“Uccelli migratori”. La recensione della prima di 1 dicembre 2016.
In scena al Teatro dell’Orologio fino al 4 dicembre.
Torna in palcoscenico al Teatro dell’Orologio – nell’accogliente Sala Orfeo, per sole quattro repliche – “Uccelli migratori” proposta dalla compagnia Teatrodilina. Lo spettacolo, scritto e diretto da Francesco Lagi, vede in scena Anna Bellato, Francesco Colella, Leonardo Maddalena e Mariano Pirrello.
Speciale l’ambientazione nella casa al centro della pineta, immersa dunque nella natura. E particolare la storia,con un ornitologo che dice di comprendere il linguaggio degli uccelli, in stridente contrasto con le difficoltà dei protagonisti (ornitologo compreso) a capire i propri simili.
La pièce, delicata e romantica è basata sui dialoghi, sul cinguettio di uccelli che non si vedono ma sono presenti. A ben riflettere ciò che conta non è il dire ma l’ascoltare, in quella casa che è l’ombelico del mondo. È importante il canto innamorato degli uccelli, sono fondamentali le sensazioni e il “dialogo” della donna con il bimbo in grembo.
Per converso emerge il “non ascolto” (della donna): non si hanno bisogno delle parole di una vecchia fiamma, che è un padre putativo che, pur tra rimpianti e sensi di colpa, è ormai indirizzato in un suo percorso di vita in declino; non si hanno bisogno delle raccomandazioni di un fratello premuroso, alle prese con la scrittura di un romanzo che sa che non finirà mai; non si ha bisogno del libro dell’ornitologo per apprendere il linguaggio degli uccelli migratori.
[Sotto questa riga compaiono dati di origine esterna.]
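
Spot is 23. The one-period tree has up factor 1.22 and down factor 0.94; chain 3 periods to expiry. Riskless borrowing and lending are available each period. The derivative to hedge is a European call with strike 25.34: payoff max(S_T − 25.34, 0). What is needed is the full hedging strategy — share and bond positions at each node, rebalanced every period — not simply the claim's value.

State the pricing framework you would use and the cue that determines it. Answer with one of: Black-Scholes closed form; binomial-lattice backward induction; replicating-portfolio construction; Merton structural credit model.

Key observation: since the answer must list Δ and B at each node of the 1.22/0.94 lattice on 23, the replicating-portfolio method — solving the two-state system at every node — is the one that applies.

framework: replicating-portfolio construction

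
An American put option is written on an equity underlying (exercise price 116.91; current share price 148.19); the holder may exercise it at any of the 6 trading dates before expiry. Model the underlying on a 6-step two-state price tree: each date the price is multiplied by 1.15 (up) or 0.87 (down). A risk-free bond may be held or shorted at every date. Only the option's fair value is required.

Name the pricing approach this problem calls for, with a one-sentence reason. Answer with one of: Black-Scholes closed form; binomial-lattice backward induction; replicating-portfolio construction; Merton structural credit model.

Key observation: the defining feature is the embedded early-exercise option across 6 discrete dates on the spot-148.19 tree; pricing the strike-116.91 put means working backward with an exercise test at every node.

framework: binomial-lattice backward induction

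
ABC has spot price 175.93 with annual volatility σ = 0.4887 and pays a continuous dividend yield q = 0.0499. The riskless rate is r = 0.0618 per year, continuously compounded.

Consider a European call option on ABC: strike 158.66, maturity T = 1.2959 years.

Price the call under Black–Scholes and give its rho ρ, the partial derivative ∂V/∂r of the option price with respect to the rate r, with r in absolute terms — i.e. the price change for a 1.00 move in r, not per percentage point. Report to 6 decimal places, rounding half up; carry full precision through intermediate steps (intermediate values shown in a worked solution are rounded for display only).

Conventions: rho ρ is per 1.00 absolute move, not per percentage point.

price = 44.097117
ρ = 89.995006

σ√T = 0.4887·√1.2959 = 0.556324
d₁ = (ln(S/K) + (r−q+σ²/2)T) / (σ√T) = (ln(175.93/158.66) + (0.0618−0.0499+0.4887²/2)·1.2959) / 0.556324 = (0.103323 + 0.170170) / 0.556324 = 0.491606
d₂ = d₁ − σ√T = 0.491606 − 0.556324 = -0.064719
e^{−rT} = 0.923036
e^{−qT} = 0.937381
N(d₁) = 0.688501,  N(d₂) = 0.474199
Call price V = S·e^{−qT}·N(d₁) − K·e^{−rT}·N(d₂) = 113.543067 − 69.445949 = 44.097117
ρ = K·T·e^{−rT}·N(d₂) = 89.995006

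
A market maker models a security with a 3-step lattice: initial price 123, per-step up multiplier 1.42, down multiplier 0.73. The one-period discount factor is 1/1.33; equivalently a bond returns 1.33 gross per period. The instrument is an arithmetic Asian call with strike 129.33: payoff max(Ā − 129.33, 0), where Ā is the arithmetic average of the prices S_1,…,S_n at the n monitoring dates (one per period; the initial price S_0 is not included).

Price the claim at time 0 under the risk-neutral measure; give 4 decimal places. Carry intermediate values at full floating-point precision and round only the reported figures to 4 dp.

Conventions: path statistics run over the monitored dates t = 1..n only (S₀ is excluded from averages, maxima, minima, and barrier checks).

Set p* = 0.8696 (from d < R < u); the path-dependent value is the discounted p*-expectation over all price paths.
Enumerate all 2^3 = 8 price paths (U = up ×1.42, D = down ×0.73); each path with k up-moves has probability p*^k·(1−p*)^(3−k).
DDD: Ā=67.7286, payoff=0.0000, prob=0.002219
UDD: Ā=131.7460, payoff=2.4160, prob=0.014794
DUD: Ā=103.4560, payoff=0.0000, prob=0.014794
UUD: Ā=201.2433, payoff=71.9133, prob=0.098627
DDU: Ā=82.8043, payoff=0.0000, prob=0.014794
UDU: Ā=161.0715, payoff=31.7415, prob=0.098627
DUU: Ā=132.7815, payoff=3.4515, prob=0.098627
UUU: Ā=258.2872, payoff=128.9572, prob=0.657516
Price = Σ prob·payoff / R^3 = 95.390806 / 2.352637 = 40.5463

price = 40.5463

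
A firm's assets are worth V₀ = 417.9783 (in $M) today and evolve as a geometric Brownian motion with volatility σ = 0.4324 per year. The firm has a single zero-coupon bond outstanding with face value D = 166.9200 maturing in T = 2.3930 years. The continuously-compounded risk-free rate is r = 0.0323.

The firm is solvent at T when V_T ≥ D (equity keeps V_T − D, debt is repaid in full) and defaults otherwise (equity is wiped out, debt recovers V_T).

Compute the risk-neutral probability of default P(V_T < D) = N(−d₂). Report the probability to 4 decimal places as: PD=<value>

With assets at 417.9783 and a single debt payment of 166.9200 at 2.3930 years:
d₁ = [ln(V₀/D) + (r + σ²/2)T] / (σ√T)
   = [ln(417.9783/166.9200) + (0.0323 + 0.5·0.4324²)·2.3930] / (0.4324·√2.3930)
   = [0.917915 + 0.301003] / 0.668894 = 1.822290
d₂ = d₁ − σ√T = 1.822290 − 0.668894 = 1.153396
risk-neutral PD = N(−d₂) = N(-1.153396) = 0.124374

PD=0.1244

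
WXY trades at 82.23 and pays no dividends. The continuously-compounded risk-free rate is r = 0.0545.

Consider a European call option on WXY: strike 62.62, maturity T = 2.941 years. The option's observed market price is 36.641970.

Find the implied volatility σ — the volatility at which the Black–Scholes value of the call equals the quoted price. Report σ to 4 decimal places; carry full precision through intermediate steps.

At σ = 0.4199 the Black–Scholes value reproduces the quote:
σ√T = 0.4199·√2.941 = 0.720101
d₁ = (ln(S/K) + (r+σ²/2)T) / (σ√T) = (ln(82.23/62.62) + (0.0545+0.4199²/2)·2.941) / 0.720101 = (0.272435 + 0.419557) / 0.720101 = 0.960966
d₂ = d₁ − σ√T = 0.960966 − 0.720101 = 0.240865
e^{−rT} = 0.851901
N(d₁) = 0.831715,  N(d₂) = 0.595170
V = S·N(d₁) − K·e^{−rT}·N(d₂) = 68.391959 − 31.749989 = 36.641970 (matching the quote); vega is positive throughout, so no other σ reproduces this price

sigma = 0.4199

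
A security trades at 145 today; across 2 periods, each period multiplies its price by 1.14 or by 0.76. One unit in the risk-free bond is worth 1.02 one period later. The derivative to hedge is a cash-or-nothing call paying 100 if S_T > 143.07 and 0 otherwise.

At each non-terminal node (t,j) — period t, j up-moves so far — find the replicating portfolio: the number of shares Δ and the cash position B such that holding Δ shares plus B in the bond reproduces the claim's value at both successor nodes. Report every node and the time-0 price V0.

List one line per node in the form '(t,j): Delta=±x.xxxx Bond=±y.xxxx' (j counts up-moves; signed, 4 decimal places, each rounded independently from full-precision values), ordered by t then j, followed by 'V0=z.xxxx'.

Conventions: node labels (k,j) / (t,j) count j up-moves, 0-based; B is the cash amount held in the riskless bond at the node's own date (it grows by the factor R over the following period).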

È importante poi l’attesa… quella di uccelli che si accingono al lungo viaggio migratorio, quella di una donna che parallelamente si prepara al parto ed alla nuova vita di mamma. Per la protagonista la bussola – reale e metaforica – indica un percorso di vita, che non è quello di tre uomini tutti, per certi versi, perdenti, comunque fuori da quel rapporto speciale tra mamma e figlia pronte a migrare.
La casa nella pineta, come dicevamo, è l’ombelico del mondo, soprattutto di quello interiore. Molto bravi gli attori a dare corpo e volto (contano molto le espressioni facciali, gli sguardi) ad un testo apparentemente semplice ma, al contrario, complesso per le sue metafore, addentrandosi in discorsi che si rifanno a letteratura medievale, mitologia, occultismo, in cui si riteneva che il linguaggio usato dagli uccelli fosse comprensibile dagli “iniziati”; una pièce che sembra statica ma che è invece movimento (come quello degli uccelli), un invito ad agire, ad uscire dal guscio, ad indirizzare il cammino esistenziale. Rivelando così tutta la dinamicità dell’attesa.
“Uccelli migratori” è convincente e appassionante storia “sensoriale” (sguardi, ascolti, gesti), favola moderna (la bella principessa addormentata nel bosco che si risveglia), respiro di natura (il bosco, gli uccelli), canto vitale (quella degli uccelli e quella di una bimba che nasce).